A sense of personal honor is as important in the scond case as in the first for that same reason: Effective retaliation means means not merely severing future relations, but taking steps to injure the breecher when a "rational agent" in the game theory sense would simply walk away. All the benefits of retaliation come from convincing others that one will retaliate; the act of retaliation itself is all costs. But one could hardly convince others that one would massively retaliate against caught cheaters while simultaneously acknowledging that one expects others to cheat when they could get away with it and is in fact personally doing the same.

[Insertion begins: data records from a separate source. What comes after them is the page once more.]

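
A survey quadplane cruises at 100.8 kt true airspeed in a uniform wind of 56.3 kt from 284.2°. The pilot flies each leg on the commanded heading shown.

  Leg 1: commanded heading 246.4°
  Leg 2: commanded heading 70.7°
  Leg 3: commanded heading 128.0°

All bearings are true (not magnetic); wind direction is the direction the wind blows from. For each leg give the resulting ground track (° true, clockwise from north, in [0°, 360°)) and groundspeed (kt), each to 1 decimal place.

Leg 1: heading 246.4°; drift -31.5° → track 214.9°, groundspeed 66.0 kt
Leg 2: heading 70.7°; drift +11.9° → track 82.6°, groundspeed 151.0 kt
Leg 3: heading 128.0°; drift -8.5° → track 119.5°, groundspeed 154.0 kt

Leg 1: track=214.9°, groundspeed=66.0 kt
Leg 2: track=82.6°, groundspeed=151.0 kt
Leg 3: track=119.5°, groundspeed=154.0 kt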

The third category is very important for small groups whose members only infrequently change. But in modern societies the number of individuals one may come into contact with is vast. One will frequently have some sort of commerce with someone one has never encountered before, will probably never encounter again, and doesn't really have any good information about. Conflicting reports from third parties of unknown reliability are of limited value.

It is thus unsurprising that in so many cases individuals explicitly or implicitly rely on a third party for arbitration and enforcement. And because it is inevitable that even individuals who have explicitly agreed to abide by the decisions of some third party will not necessarily willingly accept the decisions of the arbiter, in practice dispute resolution must involve an element of force. This in turn implies that modern states by their nature must declare themselves to be the final arbiter of all contracts, since if a decision must be forcefully imposed the state must sanction the use of force, and in many cases must itself be the enforcer.